Elinor Lipman's "The View from Penthouse B" is a witty and lighthearted story about New Yorkers struggling with romantic, financial, and emotional issues. Margot is a divorcée whose sleazy former husband, Charles, went to prison after inseminating his fertility patients the old-fashioned way. Making matters worse, Margot invested her life savings with Bernie Madoff, leaving her nearly destitute. Still, she lives in the luxurious Batavia, "an Art Deco apartment building on beautiful West Tenth Street in Greenwich Village."
Sharing the apartment with Margot is her sister, Gwen-Laura, a widow whose husband, Edwin, failed to wake up one morning, a month before turning fifty. The duo is joined by a gay and unemployed boarder named Anthony, a handy person to have around, since he bakes, acts as a computer consultant, and dispenses useful all-around advice. To economize, Margot clips coupons, prepares inexpensive dinners, and looks for free sources of entertainment.

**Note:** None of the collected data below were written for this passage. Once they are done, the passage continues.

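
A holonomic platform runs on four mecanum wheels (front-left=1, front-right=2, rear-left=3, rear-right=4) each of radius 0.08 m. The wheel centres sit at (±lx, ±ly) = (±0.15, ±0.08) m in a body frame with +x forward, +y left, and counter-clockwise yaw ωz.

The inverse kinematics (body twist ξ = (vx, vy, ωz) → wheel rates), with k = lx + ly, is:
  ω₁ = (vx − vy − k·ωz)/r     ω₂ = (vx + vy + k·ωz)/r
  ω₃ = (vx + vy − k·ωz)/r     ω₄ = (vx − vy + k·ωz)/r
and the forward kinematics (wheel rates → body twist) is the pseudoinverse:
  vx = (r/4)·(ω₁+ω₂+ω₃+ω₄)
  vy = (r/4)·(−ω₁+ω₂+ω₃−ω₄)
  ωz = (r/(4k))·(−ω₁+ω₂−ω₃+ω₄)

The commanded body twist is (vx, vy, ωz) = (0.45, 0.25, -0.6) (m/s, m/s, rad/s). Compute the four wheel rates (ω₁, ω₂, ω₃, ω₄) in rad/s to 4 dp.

k = lx + ly = 0.15 + 0.08 = 0.2300;  k·ωz = 0.2300·-0.6 = -0.1380
ω₁ (FL) = (vx − vy − k·ωz)/r = 0.3380/0.08 = 4.2250
ω₂ (FR) = (vx + vy + k·ωz)/r = 0.5620/0.08 = 7.0250
ω₃ (RL) = (vx + vy − k·ωz)/r = 0.8380/0.08 = 10.4750
ω₄ (RR) = (vx − vy + k·ωz)/r = 0.0620/0.08 = 0.7750

(4.2250, 7.0250, 10.4750, 0.7750)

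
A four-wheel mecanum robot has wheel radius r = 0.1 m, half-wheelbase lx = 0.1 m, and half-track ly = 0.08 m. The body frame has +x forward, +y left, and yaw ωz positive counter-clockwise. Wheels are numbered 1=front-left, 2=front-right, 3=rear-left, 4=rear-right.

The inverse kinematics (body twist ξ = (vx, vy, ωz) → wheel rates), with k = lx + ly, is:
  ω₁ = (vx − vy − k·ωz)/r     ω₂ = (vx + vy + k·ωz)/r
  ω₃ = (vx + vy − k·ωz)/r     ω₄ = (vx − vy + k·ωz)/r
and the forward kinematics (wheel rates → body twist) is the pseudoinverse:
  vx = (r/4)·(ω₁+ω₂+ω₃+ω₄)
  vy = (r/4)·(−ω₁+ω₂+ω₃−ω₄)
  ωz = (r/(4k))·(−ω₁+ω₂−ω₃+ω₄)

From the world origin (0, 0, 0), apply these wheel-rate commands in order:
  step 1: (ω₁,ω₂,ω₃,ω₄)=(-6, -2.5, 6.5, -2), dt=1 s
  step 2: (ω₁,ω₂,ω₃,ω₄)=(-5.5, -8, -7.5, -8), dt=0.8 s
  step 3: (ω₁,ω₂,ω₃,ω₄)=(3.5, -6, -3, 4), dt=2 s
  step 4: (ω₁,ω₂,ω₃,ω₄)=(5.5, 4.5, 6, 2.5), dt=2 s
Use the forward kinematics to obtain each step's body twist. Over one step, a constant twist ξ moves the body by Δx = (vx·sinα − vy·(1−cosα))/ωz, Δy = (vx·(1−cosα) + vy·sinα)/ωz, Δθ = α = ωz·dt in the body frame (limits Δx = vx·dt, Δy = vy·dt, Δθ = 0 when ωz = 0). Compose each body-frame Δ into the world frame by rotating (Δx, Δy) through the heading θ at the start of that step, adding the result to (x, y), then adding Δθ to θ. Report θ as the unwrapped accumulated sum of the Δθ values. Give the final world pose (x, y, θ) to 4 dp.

(-1.7292, -0.0632, -2.9722)

step 1: ξ=(vx,vy,ωz)=(-0.1000, 0.3000, -0.6944), dt=1.0 → body Δ=(0.0079, 0.3098, -0.6944) → world pose (0.0079, 0.3098, -0.6944)
step 2: ξ=(vx,vy,ωz)=(-0.7250, -0.0500, -0.4167), dt=0.8 → body Δ=(-0.5759, 0.0565, -0.3333) → world pose (-0.3985, 0.7218, -1.0278)
step 3: ξ=(vx,vy,ωz)=(-0.0375, -0.4125, -0.3472), dt=2.0 → body Δ=(-0.3442, -0.7353, -0.6944) → world pose (-1.2059, 0.6366, -1.7222)
step 4: ξ=(vx,vy,ωz)=(0.4625, 0.0625, -0.6250), dt=2.0 → body Δ=(0.7707, -0.4118, -1.2500) → world pose (-1.7292, -0.0632, -2.9722)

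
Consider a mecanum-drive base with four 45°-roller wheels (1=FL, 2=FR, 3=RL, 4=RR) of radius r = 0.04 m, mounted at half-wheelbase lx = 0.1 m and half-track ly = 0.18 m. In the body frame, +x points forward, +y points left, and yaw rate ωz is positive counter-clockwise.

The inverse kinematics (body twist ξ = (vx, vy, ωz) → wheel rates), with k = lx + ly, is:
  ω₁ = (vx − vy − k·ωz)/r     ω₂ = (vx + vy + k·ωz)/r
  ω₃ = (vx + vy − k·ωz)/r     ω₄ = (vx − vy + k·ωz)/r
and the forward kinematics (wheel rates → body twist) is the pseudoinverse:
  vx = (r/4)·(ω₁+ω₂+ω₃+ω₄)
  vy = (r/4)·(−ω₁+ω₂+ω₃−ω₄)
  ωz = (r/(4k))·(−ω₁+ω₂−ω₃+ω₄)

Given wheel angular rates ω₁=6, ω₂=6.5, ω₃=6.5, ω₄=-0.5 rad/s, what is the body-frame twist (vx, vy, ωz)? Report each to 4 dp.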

The author casts her sympathetic eye on Margot and Gwen-Laura, both of whom are in a rut. Margot remains bitter towards her treacherous ex and, and more than two years after Edwin's death, Gwen-Laura is still in deep mourning, unable to take even a few baby steps forward. Neither woman works outside the home. Margot has a blog with a pathetically small number of visitors. Gwen-Laura comes up with an idea for a group called "Chaste Dates," for men and women "who desired nothing more than companionship." Unsurprisingly, her concept fails to take off.
This occasionally poignant novel offers belly laughs but little genuine insight into the characters' psyches. Anthony's sister, Olivia, an au pair on the Upper East Side who hooks up with her boss, flits in and out of the narrative, and both Margot and Gwen-Laura find love in unlikely places. The best feature is Lipman's sharp, clever, and caustic dialogue. Had she explored the book's themes of healing, forgiveness, and personal growth in greater depth, Lipman's "The View from Penthouse B" might have been more than an intermittently amusing and satirical romp. (Three and a half stars.)